Friday, August 22, 2008

As a Practical Matter . . .

If you are a pro-life person, as you read this you may be saying to yourself, 'this guy is nuts.' What I refer to is a couple of events appearing in one edition of the local newspaper (Traverse City Record Eagle). The events reported included the arrest of a man for placing his girl friend's one month old baby in a microwave and burning the child to death (or at least attempting to do so). I was so appalled by the first paragraph I couldn't finish the rest of the story. Another story told of how a mother and her boy friend repeatedly beat her three year old child to death in an attempt to discipline the child. There is no one on this planet that could convince me that these children would not have been better off not being born in the first place. It breaks my heart to think about the life these children had here on earth. I understand the arguments of both sides completely in the important and ungoing public debate about who should decide whether to terminate a pregnancy. Could these two tragic children have possibly been the product of wanted and planned pregnancies? I think not. Even in this pro-choice era, there are a lot of pressures brought to bear against women, who for one reason or another, find themselves pregnant when they didn't want to be pregnant. Thousands, if not hundreds of thousands, of children are born into living situations which are less than optimal in terms of a welcoming committee for the introduction into life. The cost of bearing children, financially and emotionally, is great and I respectfully submit that it should not be a governmental decision that dictates the bearing of that child when, as a practical matter, it is not feasible to do so.
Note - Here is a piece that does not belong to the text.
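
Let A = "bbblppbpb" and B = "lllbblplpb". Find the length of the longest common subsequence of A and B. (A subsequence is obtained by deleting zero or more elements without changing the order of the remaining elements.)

6

Backtracking the LCS table gives one alignment: b (A2,B4) → b (A3,B5) → l (A4,B6) → p (A5,B7) → p (A8,B9) → b (A9,B10).
So the longest common subsequence has length 6.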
The damage to the lives of children do not need to be as extreme as the stories I have presented above to inflict real suffering on the product of unwanted pregnancies. I know that there are many examples of children born in 'delicate' situations who have gone on to fame and fortune, arising from miserable life situations in the doing, but, again, as a practical matter, doesn't it really make sense to allow the woman carrying such a child to assess the circumstances and react to those cirumstances rather than create a blanket rule?